Vedação de sessões durante o recesso forense
O cerne da nulidade reconhecida no acórdão reside na violação do art. 220, § 2º, do CPC, que proíbe a realização de sessões de julgamento durante o recesso forense:

“No entanto, a realização de sessões de julgamento durante o recesso forense viola o art. 220, § 2º, do Código de Processo Civil, que prevê a suspensão dos prazos processuais e a vedação de audiências e sessões de julgamento nesse período. Com efeito, durante o período de recesso forense só é permitida a prática de atos que independem da atividade dos advogados.”

Durante o recesso, não se admite a prática de atos que demandem participação ativa dos advogados, ainda que em meio eletrônico. A decisão realça que a virtualidade da sessão não autoriza o afastamento das garantias da inércia forense nesse período.

Prejuízo à defesa e nulidade processual
A decisão reconheceu que o julgamento durante o recesso comprometeu diretamente o exercício do contraditório:

“Na hipótese, o prejuízo restou caracterizado com a impossibilidade do pleno exercício de defesa, a exemplo do envio de memoriais em prazo hábil ou envio de sustentação oral ao julgamento virtual, além do próprio resultado desfavorável.”

A parte, por legítima confiança na suspensão dos atos processuais, não teve condições adequadas de influenciar o julgamento, o que comprometeu sua atuação técnica no processo.

Relação com normas e princípios processuais
O entendimento reforça a função protetiva do recesso forense como instrumento de equilíbrio entre a continuidade da atividade jurisdicional e a proteção da atuação dos advogados, conforme o CPC:

“Durante o período de recesso forense só é permitida a prática de atos que independem da atividade dos advogados.”

A decisão também evidencia que a prática de atos processuais nesse período, mesmo que por via remota, afronta expectativas legítimas da parte quanto à suspensão da marcha processual.

Conclusão
O Superior Tribunal de Justiça, por meio da Terceira Turma, fixou importante orientação no sentido de que a realização de sessões de julgamento virtual assíncrona durante o recesso forense é nula, por violar as garantias da suspensão dos prazos processuais e o direito à ampla defesa.

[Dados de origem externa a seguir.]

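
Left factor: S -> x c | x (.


Common prefix: 'x'
Factored: S -> x S', S' -> c | (


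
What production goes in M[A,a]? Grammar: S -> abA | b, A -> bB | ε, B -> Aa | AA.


For [A, a]: ε is nullable and 'a' ∈ FOLLOW(A)
Entry: A -> ε


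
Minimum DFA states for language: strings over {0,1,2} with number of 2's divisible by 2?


Track (count of 2) mod 2: states 0..1, accept at 0
Minimal DFA: 2 states


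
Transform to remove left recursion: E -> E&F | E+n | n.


Left-recursive alternatives: E&F, E+n; non-recursive: n
Introduce E': E -> nE', E' -> &FE' | +nE' | ε


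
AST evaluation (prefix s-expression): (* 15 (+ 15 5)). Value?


Evaluate inner: (+ 15 5) = 20
Evaluate root: (* 15 20) = 300
Result: 300


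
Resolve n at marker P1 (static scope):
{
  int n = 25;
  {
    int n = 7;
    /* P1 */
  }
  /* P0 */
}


n declared in the same block as P1
n = 7


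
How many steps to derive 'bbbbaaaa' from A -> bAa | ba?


Derivation: A => bAa => bbAaa => bbbAaaa => bbbbaaaa
Steps: 4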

O julgado destaca que, embora válida e eficiente, a modalidade virtual de julgamento não autoriza o afastamento das garantias processuais mínimas, especialmente aquelas ligadas à previsibilidade dos atos e à atuação técnica dos procuradores.

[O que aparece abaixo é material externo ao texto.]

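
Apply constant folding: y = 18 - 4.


18 - 4 = 14 at compile time
Optimized: y = 14


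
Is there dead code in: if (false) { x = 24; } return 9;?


condition is constant false, so the whole block is unreachable
Dead: 'if (false) { x = 24; }'


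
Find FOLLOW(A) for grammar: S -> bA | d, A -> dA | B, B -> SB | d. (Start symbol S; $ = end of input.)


$ ∈ FOLLOW(S). For each A -> αBβ: add FIRST(β)\{ε} to FOLLOW(B); if β nullable, add FOLLOW(A).
FOLLOW(A) = {$, b, d}


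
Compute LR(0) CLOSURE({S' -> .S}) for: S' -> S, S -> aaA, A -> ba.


Start: S' -> .S
For each item with dot before a nonterminal B, add B -> .γ for every B-production
Closure: [S' -> .S, S -> .aaA]


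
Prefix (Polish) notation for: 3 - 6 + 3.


left-to-right (same/higher precedence on left): tree is (+ (- 3 6) 3)
Prefix: + - 3 6 3


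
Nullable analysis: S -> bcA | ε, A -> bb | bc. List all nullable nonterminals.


A nonterminal is nullable iff some alternative derives ε (directly, or every symbol in it is nullable)
Nullable: {S}


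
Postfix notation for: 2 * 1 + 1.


Left to right (same or higher precedence on left)
Postfix: 2 1 * 1 +


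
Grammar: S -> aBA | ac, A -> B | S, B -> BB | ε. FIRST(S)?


Per alternative of S: FIRST(aBA) = {a}; FIRST(ac) = {a}
FIRST(S) = {a}


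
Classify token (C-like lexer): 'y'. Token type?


Pattern: letter/underscore followed by alphanumerics, not a keyword
Type: IDENTIFIER


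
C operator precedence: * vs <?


'*' is multiplicative (level 10); '<' is relational (level 7)
Higher level binds tighter
'*' has higher precedence than '<'


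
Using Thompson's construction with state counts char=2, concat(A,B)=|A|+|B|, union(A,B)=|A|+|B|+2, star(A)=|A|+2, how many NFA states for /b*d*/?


Syntax tree has 2 char leaf(s), 0 union(s), 2 star(s)
chars contribute 2×2 = 4; each union adds +2; each star adds +2
Total: 4 + 0 + 4 = 8 states


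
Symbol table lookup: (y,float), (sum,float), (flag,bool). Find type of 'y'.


Lookup 'y' → type float


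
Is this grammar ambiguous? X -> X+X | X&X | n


'n+n&n' has two parse trees (no precedence encoded between + and &)
Ambiguous


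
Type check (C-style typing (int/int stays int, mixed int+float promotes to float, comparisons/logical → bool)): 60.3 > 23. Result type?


Operand types: float > int
Rule: comparison yields bool
Result type: bool


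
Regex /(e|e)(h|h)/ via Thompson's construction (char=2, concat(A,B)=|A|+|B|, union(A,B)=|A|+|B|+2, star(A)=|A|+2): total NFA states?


Syntax tree has 4 char leaf(s), 2 union(s), 0 star(s)
chars contribute 4×2 = 8; each union adds +2; each star adds +2
Total: 8 + 4 + 0 = 12 states


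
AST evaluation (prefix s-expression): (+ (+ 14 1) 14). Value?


Evaluate inner: (+ 14 1) = 15
Evaluate root: (+ 15 14) = 29
Result: 29


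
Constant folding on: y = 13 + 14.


13 + 14 = 27 at compile time
Optimized: y = 27


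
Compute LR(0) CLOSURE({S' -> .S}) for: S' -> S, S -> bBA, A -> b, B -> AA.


Start: S' -> .S
For each item with dot before a nonterminal B, add B -> .γ for every B-production
Closure: [S' -> .S, S -> .bBA]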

A decisão respeita o equilíbrio entre a celeridade processual e o devido processo legal, reafirmando que os prazos processuais e os atos de julgamento devem observar o calendário forense, inclusive nos ambientes digitais.
STJ. REsp 2.125.599-SP, Rel. Ministro Ricardo Villas Bôas Cueva, Terceira Turma, por unanimidade, julgado em 3/6/2025 (info 853).